The quality watchdog did not reply to a request for comment from the Global Times as of press time. Neither has any official statement from the Japanese side been released.
The Kyodo report said the talks were “a sign that the governments of the two countries are looking for ways to mend ties as they mark [in 2018] the 40th anniversary of the signing of the treaty of peace and friendship between Japan and China.”
But this view was seen as overly optimistic by some Chinese experts.
Chen Zilei, deputy director of the National Association for the Japanese Economy, told the Global Times on Wednesday that the beginning of such talks does not mean an easing or lifting of the ban is imminent.
“The beginning of negotiations might signal an improvement in bilateral relations, but we have our own supervision standards and requirements for imported goods, which will not be changed,” Chen said.
Besides, Japan needs to publicize the accident-related information in a more open and transparent way in order to address the concerns, Chen said, adding that this would be a prerequisite for carrying out the negotiations.
“It is also Japan’s obligation to the international community,” he noted.
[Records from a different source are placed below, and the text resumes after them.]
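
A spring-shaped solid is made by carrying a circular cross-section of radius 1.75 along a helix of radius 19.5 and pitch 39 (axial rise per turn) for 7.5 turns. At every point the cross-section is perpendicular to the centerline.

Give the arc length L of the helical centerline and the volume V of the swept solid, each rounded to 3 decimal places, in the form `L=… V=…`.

L=964.346 V=9278.093

2πR = 2π·19.5 = 122.522113
per-turn = √(122.522113² + 39²) = √(15011.6683 + 1521) = √16532.6683 = 128.579424
L = 7.5 × 128.579424 = 964.345681
V = π·1.75² × L = 9.621128 × 964.345681 = 9278.092748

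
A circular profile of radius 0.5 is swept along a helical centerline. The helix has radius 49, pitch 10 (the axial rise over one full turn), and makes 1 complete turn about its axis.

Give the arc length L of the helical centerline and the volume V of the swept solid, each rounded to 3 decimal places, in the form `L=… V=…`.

L=308.038 V=241.933

2πR = 2π·49 = 307.876080
per-turn = √(307.876080² + 10²) = √(94787.6807 + 100) = √94887.6807 = 308.038440
L = 1 × 308.038440 = 308.038440
V = π·0.5² × L = 0.785398 × 308.038440 = 241.932825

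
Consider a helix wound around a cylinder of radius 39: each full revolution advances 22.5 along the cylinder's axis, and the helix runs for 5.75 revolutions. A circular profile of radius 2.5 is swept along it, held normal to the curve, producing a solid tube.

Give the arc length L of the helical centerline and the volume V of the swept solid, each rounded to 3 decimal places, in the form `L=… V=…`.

L=1414.931 V=27782.114

2πR = 2π·39 = 245.044227
per-turn = √(245.044227² + 22.5²) = √(60046.6732 + 506.25) = √60552.9232 = 246.075036
L = 5.75 × 246.075036 = 1414.931455
V = π·2.5² × L = 19.634954 × 1414.931455 = 27782.114153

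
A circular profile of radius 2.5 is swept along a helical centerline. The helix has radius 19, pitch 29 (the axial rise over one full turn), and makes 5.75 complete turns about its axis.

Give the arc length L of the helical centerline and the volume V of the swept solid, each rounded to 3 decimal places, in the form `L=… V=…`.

L=706.401 V=13870.156

2πR = 2π·19 = 119.380521
per-turn = √(119.380521² + 29²) = √(14251.7088 + 841) = √15092.7088 = 122.852386
L = 5.75 × 122.852386 = 706.401220
V = π·2.5² × L = 19.634954 × 706.401220 = 13870.155515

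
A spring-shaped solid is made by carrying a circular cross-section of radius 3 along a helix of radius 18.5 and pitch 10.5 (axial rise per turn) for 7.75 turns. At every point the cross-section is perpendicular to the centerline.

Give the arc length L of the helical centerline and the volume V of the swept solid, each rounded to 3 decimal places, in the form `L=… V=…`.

L=904.520 V=25574.689

2πR = 2π·18.5 = 116.238928
per-turn = √(116.238928² + 10.5²) = √(13511.4884 + 110.25) = √13621.7384 = 116.712203
L = 7.75 × 116.712203 = 904.519576
V = π·3² × L = 28.274334 × 904.519576 = 25574.688507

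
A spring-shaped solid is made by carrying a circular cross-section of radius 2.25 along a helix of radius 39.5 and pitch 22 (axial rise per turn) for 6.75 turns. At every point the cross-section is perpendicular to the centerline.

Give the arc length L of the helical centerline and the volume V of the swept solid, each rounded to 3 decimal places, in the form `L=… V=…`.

L=1681.823 V=26748.242

2πR = 2π·39.5 = 248.185820
per-turn = √(248.185820² + 22²) = √(61596.2011 + 484) = √62080.2011 = 249.158988
L = 6.75 × 249.158988 = 1681.823166
V = π·2.25² × L = 15.904313 × 1681.823166 = 26748.241718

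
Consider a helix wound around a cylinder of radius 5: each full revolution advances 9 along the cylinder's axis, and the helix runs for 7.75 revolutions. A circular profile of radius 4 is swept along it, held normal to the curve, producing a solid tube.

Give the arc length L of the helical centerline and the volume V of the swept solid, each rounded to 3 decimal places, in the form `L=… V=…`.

L=253.267 V=12730.608

2πR = 2π·5 = 31.415927
per-turn = √(31.415927² + 9²) = √(986.9604 + 81) = √1067.9604 = 32.679664
L = 7.75 × 32.679664 = 253.267396
V = π·4² × L = 50.265482 × 253.267396 = 12730.607856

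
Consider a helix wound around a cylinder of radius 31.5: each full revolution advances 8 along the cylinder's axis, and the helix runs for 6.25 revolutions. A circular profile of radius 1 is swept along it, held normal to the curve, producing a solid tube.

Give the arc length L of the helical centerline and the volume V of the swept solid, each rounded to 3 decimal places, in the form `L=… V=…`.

L=1238.012 V=3889.330

2πR = 2π·31.5 = 197.920337
per-turn = √(197.920337² + 8²) = √(39172.4599 + 64) = √39236.4599 = 198.081952
L = 6.25 × 198.081952 = 1238.012203
V = π·1² × L = 3.141593 × 1238.012203 = 3889.330040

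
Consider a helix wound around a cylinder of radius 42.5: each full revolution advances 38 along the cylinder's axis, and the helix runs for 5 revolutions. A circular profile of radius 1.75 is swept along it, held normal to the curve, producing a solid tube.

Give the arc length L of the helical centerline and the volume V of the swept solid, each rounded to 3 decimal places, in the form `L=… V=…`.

2πR = 2π·42.5 = 267.035376
per-turn = √(267.035376² + 38²) = √(71307.8918 + 1444) = √72751.8918 = 269.725586
L = 5 × 269.725586 = 1348.627931
V = π·1.75² × L = 9.621128 × 1348.627931 = 12975.321272

L=1348.628 V=12975.321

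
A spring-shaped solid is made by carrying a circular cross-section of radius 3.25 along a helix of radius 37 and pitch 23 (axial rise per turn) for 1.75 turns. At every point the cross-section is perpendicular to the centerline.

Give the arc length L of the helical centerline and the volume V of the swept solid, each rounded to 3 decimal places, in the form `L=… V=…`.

L=408.822 V=13565.985

2πR = 2π·37 = 232.477856
per-turn = √(232.477856² + 23²) = √(54045.9537 + 529) = √54574.9537 = 233.612829
L = 1.75 × 233.612829 = 408.822450
V = π·3.25² × L = 33.183072 × 408.822450 = 13565.984962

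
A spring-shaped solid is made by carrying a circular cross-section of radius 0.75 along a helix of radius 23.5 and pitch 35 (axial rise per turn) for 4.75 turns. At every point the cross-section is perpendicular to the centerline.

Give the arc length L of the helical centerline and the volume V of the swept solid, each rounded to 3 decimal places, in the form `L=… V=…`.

L=720.795 V=1273.750

2πR = 2π·23.5 = 147.654855
per-turn = √(147.654855² + 35²) = √(21801.9561 + 1225) = √23026.9561 = 151.746355
L = 4.75 × 151.746355 = 720.795184
V = π·0.75² × L = 1.767146 × 720.795184 = 1273.750231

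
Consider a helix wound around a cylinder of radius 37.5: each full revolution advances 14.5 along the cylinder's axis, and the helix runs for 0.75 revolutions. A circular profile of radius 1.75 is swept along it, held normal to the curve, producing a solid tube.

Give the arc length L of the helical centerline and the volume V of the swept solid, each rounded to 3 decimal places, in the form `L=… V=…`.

2πR = 2π·37.5 = 235.619449
per-turn = √(235.619449² + 14.5²) = √(55516.5248 + 210.25) = √55726.7748 = 236.065192
L = 0.75 × 236.065192 = 177.048894
V = π·1.75² × L = 9.621128 × 177.048894 = 1703.409981

L=177.049 V=1703.410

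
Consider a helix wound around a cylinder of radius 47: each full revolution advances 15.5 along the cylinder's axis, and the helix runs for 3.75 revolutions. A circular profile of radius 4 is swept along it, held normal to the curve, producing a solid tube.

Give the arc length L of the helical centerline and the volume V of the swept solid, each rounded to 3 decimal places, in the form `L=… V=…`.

L=1108.936 V=55741.192

2πR = 2π·47 = 295.309709
per-turn = √(295.309709² + 15.5²) = √(87207.8245 + 240.25) = √87448.0745 = 295.716206
L = 3.75 × 295.716206 = 1108.935772
V = π·4² × L = 50.265482 × 1108.935772 = 55741.191618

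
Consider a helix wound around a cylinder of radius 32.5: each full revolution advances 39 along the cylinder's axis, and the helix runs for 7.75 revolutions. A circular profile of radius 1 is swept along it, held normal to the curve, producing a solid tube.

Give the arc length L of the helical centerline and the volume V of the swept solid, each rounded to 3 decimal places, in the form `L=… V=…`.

2πR = 2π·32.5 = 204.203522
per-turn = √(204.203522² + 39²) = √(41699.0786 + 1521) = √43220.0786 = 207.894393
L = 7.75 × 207.894393 = 1611.181545
V = π·1² × L = 3.141593 × 1611.181545 = 5061.676105

L=1611.182 V=5061.676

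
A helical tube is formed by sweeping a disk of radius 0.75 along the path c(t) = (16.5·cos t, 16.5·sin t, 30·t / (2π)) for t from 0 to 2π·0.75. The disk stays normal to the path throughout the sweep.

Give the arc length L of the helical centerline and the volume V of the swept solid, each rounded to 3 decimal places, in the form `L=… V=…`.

2πR = 2π·16.5 = 103.672558
per-turn = √(103.672558² + 30²) = √(10747.9992 + 900) = √11647.9992 = 107.925897
L = 0.75 × 107.925897 = 80.944423
V = π·0.75² × L = 1.767146 × 80.944423 = 143.040602

L=80.944 V=143.041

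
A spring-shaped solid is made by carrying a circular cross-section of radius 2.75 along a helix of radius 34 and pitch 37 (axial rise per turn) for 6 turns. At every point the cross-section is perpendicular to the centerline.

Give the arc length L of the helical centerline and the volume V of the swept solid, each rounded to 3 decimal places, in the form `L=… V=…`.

L=1300.853 V=30906.042

2πR = 2π·34 = 213.628300
per-turn = √(213.628300² + 37²) = √(45637.0508 + 1369) = √47006.0508 = 216.808788
L = 6 × 216.808788 = 1300.852731
V = π·2.75² × L = 23.758294 × 1300.852731 = 30906.042203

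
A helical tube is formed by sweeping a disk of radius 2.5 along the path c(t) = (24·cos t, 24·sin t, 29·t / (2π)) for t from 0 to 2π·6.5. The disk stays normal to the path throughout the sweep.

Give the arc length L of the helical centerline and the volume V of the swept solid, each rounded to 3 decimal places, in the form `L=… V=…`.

2πR = 2π·24 = 150.796447
per-turn = √(150.796447² + 29²) = √(22739.5685 + 841) = √23580.5685 = 153.559658
L = 6.5 × 153.559658 = 998.137776
V = π·2.5² × L = 19.634954 × 998.137776 = 19598.389411

L=998.138 V=19598.389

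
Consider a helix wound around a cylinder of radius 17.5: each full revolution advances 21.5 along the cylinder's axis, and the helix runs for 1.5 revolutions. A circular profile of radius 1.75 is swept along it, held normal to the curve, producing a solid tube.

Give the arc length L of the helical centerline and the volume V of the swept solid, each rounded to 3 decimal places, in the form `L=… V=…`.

L=168.057 V=1616.898

2πR = 2π·17.5 = 109.955743
per-turn = √(109.955743² + 21.5²) = √(12090.2654 + 462.25) = √12552.5154 = 112.038009
L = 1.5 × 112.038009 = 168.057013
V = π·1.75² × L = 9.621128 × 168.057013 = 1616.897950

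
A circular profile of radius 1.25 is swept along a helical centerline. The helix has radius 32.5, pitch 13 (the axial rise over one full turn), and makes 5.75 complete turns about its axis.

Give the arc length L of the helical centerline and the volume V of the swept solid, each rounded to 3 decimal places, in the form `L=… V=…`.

L=1176.547 V=5775.363

2πR = 2π·32.5 = 204.203522
per-turn = √(204.203522² + 13²) = √(41699.0786 + 169) = √41868.0786 = 204.616907
L = 5.75 × 204.616907 = 1176.547215
V = π·1.25² × L = 4.908739 × 1176.547215 = 5775.362635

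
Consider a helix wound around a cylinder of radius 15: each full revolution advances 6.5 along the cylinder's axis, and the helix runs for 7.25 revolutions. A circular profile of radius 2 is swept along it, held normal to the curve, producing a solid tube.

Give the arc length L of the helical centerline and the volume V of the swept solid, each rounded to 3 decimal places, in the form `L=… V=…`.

L=684.920 V=8606.952

2πR = 2π·15 = 94.247780
per-turn = √(94.247780² + 6.5²) = √(8882.6440 + 42.25) = √8924.8940 = 94.471657
L = 7.25 × 94.471657 = 684.919513
V = π·2² × L = 12.566371 × 684.919513 = 8606.952437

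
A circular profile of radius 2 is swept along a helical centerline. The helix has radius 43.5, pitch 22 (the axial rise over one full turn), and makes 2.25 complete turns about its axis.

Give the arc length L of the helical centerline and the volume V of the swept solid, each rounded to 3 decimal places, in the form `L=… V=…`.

L=616.956 V=7752.894

2πR = 2π·43.5 = 273.318561
per-turn = √(273.318561² + 22²) = √(74703.0357 + 484) = √75187.0357 = 274.202545
L = 2.25 × 274.202545 = 616.955726
V = π·2² × L = 12.566371 × 616.955726 = 7752.894310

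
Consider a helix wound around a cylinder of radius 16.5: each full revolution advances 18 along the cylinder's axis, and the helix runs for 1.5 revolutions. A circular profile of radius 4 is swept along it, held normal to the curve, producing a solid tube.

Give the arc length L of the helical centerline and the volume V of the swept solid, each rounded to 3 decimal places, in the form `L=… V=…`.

L=157.835 V=7933.670

2πR = 2π·16.5 = 103.672558
per-turn = √(103.672558² + 18²) = √(10747.9992 + 324) = √11071.9992 = 105.223568
L = 1.5 × 105.223568 = 157.835352
V = π·4² × L = 50.265482 × 157.835352 = 7933.670092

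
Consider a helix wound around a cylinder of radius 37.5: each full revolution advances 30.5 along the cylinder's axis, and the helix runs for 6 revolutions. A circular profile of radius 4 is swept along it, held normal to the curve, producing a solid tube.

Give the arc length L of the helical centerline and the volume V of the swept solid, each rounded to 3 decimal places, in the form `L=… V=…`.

2πR = 2π·37.5 = 235.619449
per-turn = √(235.619449² + 30.5²) = √(55516.5248 + 930.25) = √56446.7748 = 237.585300
L = 6 × 237.585300 = 1425.511800
V = π·4² × L = 50.265482 × 1425.511800 = 71654.038363

L=1425.512 V=71654.038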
“Most consumers have a psychological barrier against accepting food from the nuclear radiation areas,” Zhu said, noting that Japanese seafood has not been very popular in the Chinese market over the past two years, partly due to increasing competition from products from countries such as Denmark, Norway and Canada.
“Friends around me have declined to eat any Japanese seafood since the accident took place since you cannot tell whether it is from the radiation-stricken area or not,” he said.